1st day, THree guys, seven ducks and 3 honks. Ducks were all over but seemed decoy shy. Day two, three guys, 18 ducks and 5 honks. All but one of the ducks were shot between 9:15 and 10:00. Wierd, usually the ducks are the early thing, not Sunday!!!


----------



## Live To Hunt (Sep 11, 2004)

Openning day! I've been waiting 305 days for this. It was a good morning despite getting only a single duck, 1 widgeon. But, we did manage to get 9 geese in the process. Ducks were flying high and weren't interested in the field. Got 1 lesser in the field, so we moved to the puddle 80 yds away. 6 mallard deeks and 4 full bodies in the pond. The ducks still weren't working well, but the honkers came to take a look. That was realy fun seeing them work into such a small puddle.

Sunday was very good. 16 ducks and 4 geese. Went out with Bryan Remer, win4win, and josh. Very good morning. Ducks were working a lot better and we still had a couple of small groups of geese come in.

Another great openning weekend in the books.


----------



## Rick Acker (Sep 26, 2002)

Had one of the best openers I can remember! 18 Greenheads, 3 Drake Woodies, (including my first ever!) 2 Drake Widgeon's and a limit of 12 Canada's! I believe we won the GreenSkins too! Scouting was definatly the key, nice job Matt A. He took it for the team and camped out at our spot on Friday night! We still had a group try to set up in our field next to us! NICE! Still couldn't stop the GF Greenheads! 2nd day much slower, birds scattered, but managed to get a limit myself! This is what we live here for! Love it!


----------



## jmmshadow (Oct 31, 2002)

didn't do as well as rick did, but got 2 honkers.


----------



## BandHunter (Dec 17, 2003)

We had a great morning we hunted until 12. We had six guys and ended up with 36 ducks mostly blue wings, widgeon, gadwalds, but we ended up with 6 mallard drakes. We also got 11 honkers and five snow geese and two blue goose. It was awesome we were picking up decoys at 11:30 and we heard snow geese some where and with a pile of decoys laying in the open and 4 full bodies left still standing we had 15 snows come into the decoys and pulled down 7 that was the ultimate high light. I hope everyone elses opener went well..
Bandhunter


----------



## Kooshnitz (Apr 7, 2004)

Looks liek yo'll did good like us and had fun. Did anyone use any spinning wing decoys? We might try one this weekend but didnt last weekend??

Curt


----------



## gandergrinder (Mar 10, 2002)

Hunted with the robo duck in a slough for the first part of the morning. Turned it off and the ducks worked way better.


----------



## Kooshnitz (Apr 7, 2004)

Yeah, I am getting mine mailed here so I should give it a try this weekend. My hunting buddie just bough one at cabelas today so we will see how they work this weekend I am sure with two robos. Also, we might head out for another morning hunt tommorrow before class at 1pm. Well see how it goes, planning on going either back to lairmore or maybe west of kellys slough, well see, will depend on how far we want to drive with the gas prices and all.haha. Well let ya know.

Curt
UND Sioux


----------



## MRN (Apr 1, 2002)

Mallard,

Nice post - e.g., deleted.
Now if everyone else would do the same, or edit appropriately.

(nice meeting you BTW).
M.


----------



## Ryan_Todd (Apr 11, 2004)

we ended up with 10 honks and no ducks. all the ducks we saw were heading south to somewhere else. it was still nice to get a limit of honkers even though i wanted to get some ducks.


----------



## Duckslayer100 (Apr 7, 2004)

This would have to be best opener ever. On Saturday out of five guys we limited out in two hours. Shot 20 mallards, 7 teal, a red head, a gadwall, and a widgeon.
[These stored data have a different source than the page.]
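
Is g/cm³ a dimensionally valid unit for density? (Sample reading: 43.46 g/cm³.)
Yes

density has SI base units: kg / m^3
g/cm³ reduces to the same SI base units, so it is a valid unit for density.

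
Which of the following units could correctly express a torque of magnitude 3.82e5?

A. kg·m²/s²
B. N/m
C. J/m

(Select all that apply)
A

torque has SI base units: kg * m^2 / s^2

Checking each option against kg * m^2 / s^2:
  A. kg·m²/s²: ✓ matches
  B. N/m: ✗ does not match
  C. J/m: ✗ does not match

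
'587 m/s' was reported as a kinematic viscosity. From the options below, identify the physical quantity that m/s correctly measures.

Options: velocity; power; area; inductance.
velocity

kinematic viscosity should have units dimensionally equivalent to m^2 / s (e.g. m²/s).
The given unit 'm/s' reduces to m / s. Of the listed options, that is the dimensionality of velocity.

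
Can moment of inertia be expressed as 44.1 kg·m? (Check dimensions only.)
No

moment of inertia has SI base units: kg * m^2
kg·m does NOT reduce to kg * m^2; a valid unit for moment of inertia would be e.g. kg·m².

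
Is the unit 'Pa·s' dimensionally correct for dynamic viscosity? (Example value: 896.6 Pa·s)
Yes

dynamic viscosity has SI base units: kg / (m * s)
Pa·s reduces to the same SI base units, so it is a valid unit for dynamic viscosity.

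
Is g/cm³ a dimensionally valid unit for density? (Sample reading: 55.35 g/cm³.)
Yes

density has SI base units: kg / m^3
g/cm³ reduces to the same SI base units, so it is a valid unit for density.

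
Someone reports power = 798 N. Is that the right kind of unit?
No

power has SI base units: kg * m^2 / s^3
N does NOT reduce to kg * m^2 / s^3; a valid unit for power would be e.g. W.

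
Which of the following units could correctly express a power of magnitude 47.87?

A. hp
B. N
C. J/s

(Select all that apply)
A, C

power has SI base units: kg * m^2 / s^3

Checking each option against kg * m^2 / s^3:
  A. hp: ✓ matches
  B. N: ✗ does not match
  C. J/s: ✓ matches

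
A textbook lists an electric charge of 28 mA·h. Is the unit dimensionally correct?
Yes

electric charge has SI base units: A * s
mA·h reduces to the same SI base units, so it is a valid unit for electric charge.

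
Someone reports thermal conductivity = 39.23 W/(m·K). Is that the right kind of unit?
Yes

thermal conductivity has SI base units: kg * m / (s^3 * K)
W/(m·K) reduces to the same SI base units, so it is a valid unit for thermal conductivity.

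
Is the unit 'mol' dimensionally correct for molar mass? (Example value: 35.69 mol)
No

molar mass has SI base units: kg / mol
mol does NOT reduce to kg / mol; a valid unit for molar mass would be e.g. kg/mol.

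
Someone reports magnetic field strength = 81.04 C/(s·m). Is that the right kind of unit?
Yes

magnetic field strength has SI base units: A / m
C/(s·m) reduces to the same SI base units, so it is a valid unit for magnetic field strength.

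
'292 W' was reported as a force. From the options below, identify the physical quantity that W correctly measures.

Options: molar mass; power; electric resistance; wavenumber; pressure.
power

force should have units dimensionally equivalent to kg * m / s^2 (e.g. N).
The given unit 'W' reduces to kg * m^2 / s^3. Of the listed options, that is the dimensionality of power.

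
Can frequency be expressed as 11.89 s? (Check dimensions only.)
No

frequency has SI base units: 1 / s
s does NOT reduce to 1 / s; a valid unit for frequency would be e.g. Hz.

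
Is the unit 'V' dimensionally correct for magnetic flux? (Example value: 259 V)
No

magnetic flux has SI base units: kg * m^2 / (A * s^2)
V does NOT reduce to kg * m^2 / (A * s^2); a valid unit for magnetic flux would be e.g. Wb.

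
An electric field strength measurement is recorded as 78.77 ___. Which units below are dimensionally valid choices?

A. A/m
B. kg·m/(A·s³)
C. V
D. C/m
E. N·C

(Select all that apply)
B

electric field strength has SI base units: kg * m / (A * s^3)

Checking each option against kg * m / (A * s^3):
  A. A/m: ✗ does not match
  B. kg·m/(A·s³): ✓ matches
  C. V: ✗ does not match
  D. C/m: ✗ does not match
  E. N·C: ✗ does not match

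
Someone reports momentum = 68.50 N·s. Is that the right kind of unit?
Yes

momentum has SI base units: kg * m / s
N·s reduces to the same SI base units, so it is a valid unit for momentum.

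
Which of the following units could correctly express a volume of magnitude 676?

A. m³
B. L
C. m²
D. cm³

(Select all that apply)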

On Sunday we were down to three guys and only shot 12 ducks. Got 4 mallards, 2 gadwall, 4 teal, a widgeon, and a shoveler. Also called in 2 honkers in the morning and all I was using were duck dekes, go figure! Later in the day had a nice long flock of geese come over and dropped three more.

When it was said and done we had 42 ducks and 5 geese...not too shabby! :sniper: :sniper: :sniper:

....and yes, we used a mojo...worked great all day Saturday, but seemed to spook them on Sunday. Hopefully this weekend will be just as good as last weekend...good luck everybody!!! :beer:


----------



## Remmi_&amp;_I (Dec 2, 2003)

2 days away from my first of the season!


----------